It’s true, I love nature and I love the great outdoors. Like really love it. I love going out for some fresh air, feeling the warm sun, a cool breeze, or even the first snowfall of the season. I love the beach and the sand, the water, tall grass, wildflowers and the forest. I really and truly love it all. But as we hiked the Inner Basin Trail in Flagstaff last weekend, there were two conclusions about nature that I had personally reached that I shared with Ryan.

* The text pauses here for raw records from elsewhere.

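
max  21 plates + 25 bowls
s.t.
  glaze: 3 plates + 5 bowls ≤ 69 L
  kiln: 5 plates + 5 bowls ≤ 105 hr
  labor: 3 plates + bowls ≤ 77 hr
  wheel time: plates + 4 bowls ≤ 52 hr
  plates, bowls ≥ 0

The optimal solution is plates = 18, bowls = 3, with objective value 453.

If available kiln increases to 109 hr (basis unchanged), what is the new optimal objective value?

Check each constraint at x*: glaze 69/69 (tight); kiln 105/105 (tight); labor 57/77 (slack 20); wheel time 30/52 (slack 22).
Since labor, wheel time are not tight, their duals are 0.
From A_Bᵀ y = c: 3·y_glaze + 5·y_kiln = 21; 5·y_glaze + 5·y_kiln = 25.
Solving: y_glaze = 2, y_kiln = 3.
Δz = y_kiln·Δb = 3 × (4) = 12, so new z* = 453 + 12 = 465.

465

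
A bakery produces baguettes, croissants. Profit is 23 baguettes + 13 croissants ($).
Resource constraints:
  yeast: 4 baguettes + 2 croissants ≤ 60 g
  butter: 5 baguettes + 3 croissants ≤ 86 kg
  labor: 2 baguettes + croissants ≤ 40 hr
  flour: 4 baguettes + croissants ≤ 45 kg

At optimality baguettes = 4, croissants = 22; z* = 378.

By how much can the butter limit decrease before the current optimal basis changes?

3.5

Binding constraints: yeast, butter. The basis is B = [[4,2],[5,3]] with det 2.
Per unit decrease in butter, x* moves by d = (1, -2).
The basis stays optimal until flour becomes binding; allowable decrease = 3.5 kg.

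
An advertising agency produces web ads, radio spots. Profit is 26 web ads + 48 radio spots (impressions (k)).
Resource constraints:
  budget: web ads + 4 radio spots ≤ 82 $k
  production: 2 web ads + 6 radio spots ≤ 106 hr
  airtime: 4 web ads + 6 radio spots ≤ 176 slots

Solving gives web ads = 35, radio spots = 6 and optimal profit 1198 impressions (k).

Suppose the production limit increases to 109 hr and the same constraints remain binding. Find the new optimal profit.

1207

Binding: production and airtime. Non-binding: budget (23 unused).
By complementary slackness, y = 0 for the non-binding constraint.
Dual feasibility on the basic columns requires 2·y_production + 4·y_airtime = 26, 6·y_production + 6·y_airtime = 48.
→ y_production = 3 and y_airtime = 5.
Δz = y_production·Δb = 3 × (3) = 9, so new z* = 1198 + 9 = 1207.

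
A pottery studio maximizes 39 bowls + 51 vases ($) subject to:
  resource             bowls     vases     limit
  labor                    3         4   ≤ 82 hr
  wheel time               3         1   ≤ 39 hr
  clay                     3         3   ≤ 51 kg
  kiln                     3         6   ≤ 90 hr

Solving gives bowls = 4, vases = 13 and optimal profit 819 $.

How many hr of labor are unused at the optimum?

18

labor used = 3·4 + 4·13 = 64; slack = 82 − 64 = 18.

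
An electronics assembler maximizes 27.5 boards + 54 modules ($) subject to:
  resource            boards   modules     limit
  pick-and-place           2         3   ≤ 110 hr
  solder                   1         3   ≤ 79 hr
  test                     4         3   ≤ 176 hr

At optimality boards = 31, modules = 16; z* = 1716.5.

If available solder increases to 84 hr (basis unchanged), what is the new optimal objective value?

At the optimum: pick-and-place uses 110 of 110 (binding); solder uses 79 of 79 (binding); test uses 172 of 176 (slack = 4).
By complementary slackness, y = 0 for the non-binding constraint.
From A_Bᵀ y = c: 2·y_pick-and-place + 1·y_solder = 27.5; 3·y_pick-and-place + 3·y_solder = 54.
→ y_pick-and-place = 9.5 and y_solder = 8.5.
Δz = y_solder·Δb = 8.5 × (5) = 42.5, so new z* = 1716.5 + 42.5 = 1759.

1759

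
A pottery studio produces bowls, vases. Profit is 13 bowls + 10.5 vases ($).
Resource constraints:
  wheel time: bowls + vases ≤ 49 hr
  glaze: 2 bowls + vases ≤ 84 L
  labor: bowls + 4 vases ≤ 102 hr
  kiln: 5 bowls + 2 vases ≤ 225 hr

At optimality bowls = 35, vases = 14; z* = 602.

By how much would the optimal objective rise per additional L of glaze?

2.5

Check each constraint at x*: wheel time 49/49 (tight); glaze 84/84 (tight); labor 91/102 (slack 11); kiln 203/225 (slack 22).
By complementary slackness, y = 0 for the non-binding constraints.
From A_Bᵀ y = c: 1·y_wheel time + 2·y_glaze = 13; 1·y_wheel time + 1·y_glaze = 10.5.
→ y_wheel time = 8 and y_glaze = 2.5.
Shadow price of glaze = 2.5.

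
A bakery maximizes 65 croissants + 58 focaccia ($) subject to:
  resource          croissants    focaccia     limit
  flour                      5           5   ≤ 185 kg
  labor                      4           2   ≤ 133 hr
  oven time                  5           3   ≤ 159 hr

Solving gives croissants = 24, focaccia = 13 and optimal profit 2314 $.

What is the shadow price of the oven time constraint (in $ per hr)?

At the optimum: flour uses 185 of 185 (binding); labor uses 122 of 133 (slack = 11); oven time uses 159 of 159 (binding).
By complementary slackness, y = 0 for the non-binding constraint.
From A_Bᵀ y = c: 5·y_flour + 5·y_oven time = 65; 5·y_flour + 3·y_oven time = 58.
This yields shadow prices y_flour = 9.5, y_oven time = 3.5.
Shadow price of oven time = 3.5.

3.5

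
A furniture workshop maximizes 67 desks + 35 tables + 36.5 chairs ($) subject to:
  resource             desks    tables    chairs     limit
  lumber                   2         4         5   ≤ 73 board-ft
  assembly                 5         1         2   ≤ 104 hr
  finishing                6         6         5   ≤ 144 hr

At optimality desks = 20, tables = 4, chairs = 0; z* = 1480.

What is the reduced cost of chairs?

At the optimum: lumber uses 56 of 73 (slack = 17); assembly uses 104 of 104 (binding); finishing uses 144 of 144 (binding).
By complementary slackness, y = 0 for the non-binding constraint.
From A_Bᵀ y = c: 5·y_assembly + 6·y_finishing = 67; 1·y_assembly + 6·y_finishing = 35.
Solving: y_assembly = 8, y_finishing = 4.5.
Reduced cost of chairs: c₃ − yᵀa₃ = 36.5 − (8·2 + 4.5·5) = 36.5 − 38.5 = -2.

-2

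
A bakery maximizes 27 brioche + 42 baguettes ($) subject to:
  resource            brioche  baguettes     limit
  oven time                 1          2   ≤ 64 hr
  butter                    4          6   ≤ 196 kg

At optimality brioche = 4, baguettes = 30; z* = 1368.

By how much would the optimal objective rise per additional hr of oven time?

Check each constraint at x*: oven time 64/64 (tight); butter 196/196 (tight).
From A_Bᵀ y = c: 1·y_oven time + 4·y_butter = 27; 2·y_oven time + 6·y_butter = 42.
Solving: y_oven time = 3, y_butter = 6.
Shadow price of oven time = 3.

3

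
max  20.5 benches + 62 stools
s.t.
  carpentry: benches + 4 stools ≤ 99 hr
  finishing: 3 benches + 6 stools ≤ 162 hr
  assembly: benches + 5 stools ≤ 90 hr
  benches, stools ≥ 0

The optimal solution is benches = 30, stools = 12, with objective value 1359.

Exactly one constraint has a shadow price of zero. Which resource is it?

carpentry

carpentry: 78/99 (slack 21)
finishing: 162/162 (binding)
assembly: 90/90 (binding)
By complementary slackness, a constraint with positive slack has shadow price 0 → carpentry.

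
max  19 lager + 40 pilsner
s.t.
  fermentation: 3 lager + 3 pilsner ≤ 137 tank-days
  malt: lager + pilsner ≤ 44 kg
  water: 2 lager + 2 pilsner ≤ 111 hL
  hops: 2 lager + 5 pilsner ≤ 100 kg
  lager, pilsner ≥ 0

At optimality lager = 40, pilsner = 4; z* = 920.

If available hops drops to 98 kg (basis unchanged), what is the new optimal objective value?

906

At the optimum: fermentation uses 132 of 137 (slack = 5); malt uses 44 of 44 (binding); water uses 88 of 111 (slack = 23); hops uses 100 of 100 (binding).
By complementary slackness, y = 0 for the non-binding constraints.
The binding rows give the dual system: 1·y_malt + 2·y_hops = 19 and 1·y_malt + 5·y_hops = 40.
This yields shadow prices y_malt = 5, y_hops = 7.
Δz = y_hops·Δb = 7 × (-2) = -14, so new z* = 920 − 14 = 906.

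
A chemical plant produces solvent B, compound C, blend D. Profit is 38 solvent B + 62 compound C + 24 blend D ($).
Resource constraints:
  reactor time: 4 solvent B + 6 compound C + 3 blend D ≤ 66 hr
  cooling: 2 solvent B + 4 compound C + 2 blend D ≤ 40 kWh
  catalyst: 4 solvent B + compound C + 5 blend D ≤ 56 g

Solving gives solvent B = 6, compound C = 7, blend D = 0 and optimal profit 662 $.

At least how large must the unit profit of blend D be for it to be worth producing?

Check each constraint at x*: reactor time 66/66 (tight); cooling 40/40 (tight); catalyst 31/56 (slack 25).
By complementary slackness, y = 0 for the non-binding constraint.
The binding rows give the dual system: 4·y_reactor time + 2·y_cooling = 38 and 6·y_reactor time + 4·y_cooling = 62.
→ y_reactor time = 7 and y_cooling = 5.
blend D enters the basis when its profit ≥ yᵀa₃ = 7·3 + 5·2 = 31.

31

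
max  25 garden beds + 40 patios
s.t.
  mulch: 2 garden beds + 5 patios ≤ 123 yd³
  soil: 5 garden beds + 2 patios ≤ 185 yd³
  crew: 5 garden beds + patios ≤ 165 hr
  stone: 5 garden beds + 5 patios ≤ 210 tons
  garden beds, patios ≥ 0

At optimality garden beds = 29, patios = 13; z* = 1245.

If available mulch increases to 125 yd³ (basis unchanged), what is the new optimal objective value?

1255

At the optimum: mulch uses 123 of 123 (binding); soil uses 171 of 185 (slack = 14); crew uses 158 of 165 (slack = 7); stone uses 210 of 210 (binding).
Slack constraints have shadow price 0 (complementary slackness).
The binding rows give the dual system: 2·y_mulch + 5·y_stone = 25 and 5·y_mulch + 5·y_stone = 40.
This yields shadow prices y_mulch = 5, y_stone = 3.
Δz = y_mulch·Δb = 5 × (2) = 10, so new z* = 1245 + 10 = 1255.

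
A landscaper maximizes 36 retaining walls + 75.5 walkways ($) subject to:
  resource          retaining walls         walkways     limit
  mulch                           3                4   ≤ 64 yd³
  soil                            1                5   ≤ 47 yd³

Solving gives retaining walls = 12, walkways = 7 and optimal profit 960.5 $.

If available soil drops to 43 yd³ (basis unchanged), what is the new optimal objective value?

Both mulch and soil are binding at x*.
From A_Bᵀ y = c: 3·y_mulch + 1·y_soil = 36; 4·y_mulch + 5·y_soil = 75.5.
This yields shadow prices y_mulch = 9.5, y_soil = 7.5.
Δz = y_soil·Δb = 7.5 × (-4) = -30, so new z* = 960.5 − 30 = 930.5.

930.5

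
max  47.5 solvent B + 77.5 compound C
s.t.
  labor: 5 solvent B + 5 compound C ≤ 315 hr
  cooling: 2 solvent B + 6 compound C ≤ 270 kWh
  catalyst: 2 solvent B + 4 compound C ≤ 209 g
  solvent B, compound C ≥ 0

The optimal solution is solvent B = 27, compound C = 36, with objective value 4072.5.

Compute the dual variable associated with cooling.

Check each constraint at x*: labor 315/315 (tight); cooling 270/270 (tight); catalyst 198/209 (slack 11).
Since catalyst is not tight, its dual is 0.
Dual feasibility on the basic columns requires 5·y_labor + 2·y_cooling = 47.5, 5·y_labor + 6·y_cooling = 77.5.
→ y_labor = 6.5 and y_cooling = 7.5.
Shadow price of cooling = 7.5.

7.5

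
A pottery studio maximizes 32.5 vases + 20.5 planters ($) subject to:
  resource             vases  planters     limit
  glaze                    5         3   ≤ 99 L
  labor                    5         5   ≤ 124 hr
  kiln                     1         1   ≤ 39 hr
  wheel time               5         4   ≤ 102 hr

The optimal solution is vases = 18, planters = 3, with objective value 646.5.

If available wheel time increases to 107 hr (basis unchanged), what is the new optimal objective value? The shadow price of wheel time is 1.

Δb = 5, so new z* = 646.5 + (1)·(5) = 646.5 + 5 = 651.5.

651.5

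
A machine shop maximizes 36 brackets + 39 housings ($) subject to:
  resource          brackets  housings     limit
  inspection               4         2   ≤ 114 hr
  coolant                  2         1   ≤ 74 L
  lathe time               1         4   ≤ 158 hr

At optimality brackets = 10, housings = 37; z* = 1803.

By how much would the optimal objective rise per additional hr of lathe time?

6

Binding: inspection and lathe time. Non-binding: coolant (17 unused).
Since coolant is not tight, its dual is 0.
The binding rows give the dual system: 4·y_inspection + 1·y_lathe time = 36 and 2·y_inspection + 4·y_lathe time = 39.
→ y_inspection = 7.5 and y_lathe time = 6.
Shadow price of lathe time = 6.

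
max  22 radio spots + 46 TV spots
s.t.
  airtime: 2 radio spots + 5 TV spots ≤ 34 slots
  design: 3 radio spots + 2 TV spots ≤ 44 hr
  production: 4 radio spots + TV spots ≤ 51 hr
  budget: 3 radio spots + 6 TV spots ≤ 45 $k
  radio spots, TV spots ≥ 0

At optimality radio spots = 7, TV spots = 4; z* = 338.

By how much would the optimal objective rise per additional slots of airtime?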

The first thing, is that I really don’t like hiking. Nope, not one bit. For as much as I love to do just about any outdoor activity, hiking just really doesn’t do it for me. In fact, it doesn’t just not do it for me, it kind or rubs me the wrong way. Those rough trails and steep inclines, the loose dirt and gravel. . .the whole needing to watch my step the entire time. Yep, definitely not for me. I feel like I end up missing out on so much of the enjoyment of the natural beauty because my head is down watching my each and every step.
And even though we pause to take it all in and to even take some (or a lot of) pictures, I just feel like I have a hard time really stopping to enjoy the moment. Because by that point of the hike, I am typically feeling frustrated by the fact that I am even on a hike. So yeah, even though the payoff is often quite breathtaking and beautiful, hiking just isn’t my cup of tea.
And then there’s the next thing. And although I have mentioned this a few times before, it has yet to stick. But I do think that this is it. I think that I am either done with camping forever, or I would need a very (very) long break before we plan our next trip. And honestly, this one feels a little surprising for me to say because we have absolutely loved camping. Really and truly embraced and loved it. But here’s the thing – even when the camping Gods are on your side, camping is a lot of work. And so considering that the camping Gods have most definitely not been on our side for our past several trips now, and we now have a baby on the way. . .well, we’re both feeling pretty burned out by the whole idea of ever camping again.
Maybe it’s an ages and stages thing, but maybe it’s not. Maybe someday I will decide that I absolutely love hiking, or that I couldn’t imagine life without one more camping trip. But maybe not. Either way, that is the beauty of life. I get to choose and create exactly the life that I dream of. And right now, that’s a life with sidewalks, our cozy bed and hot showers.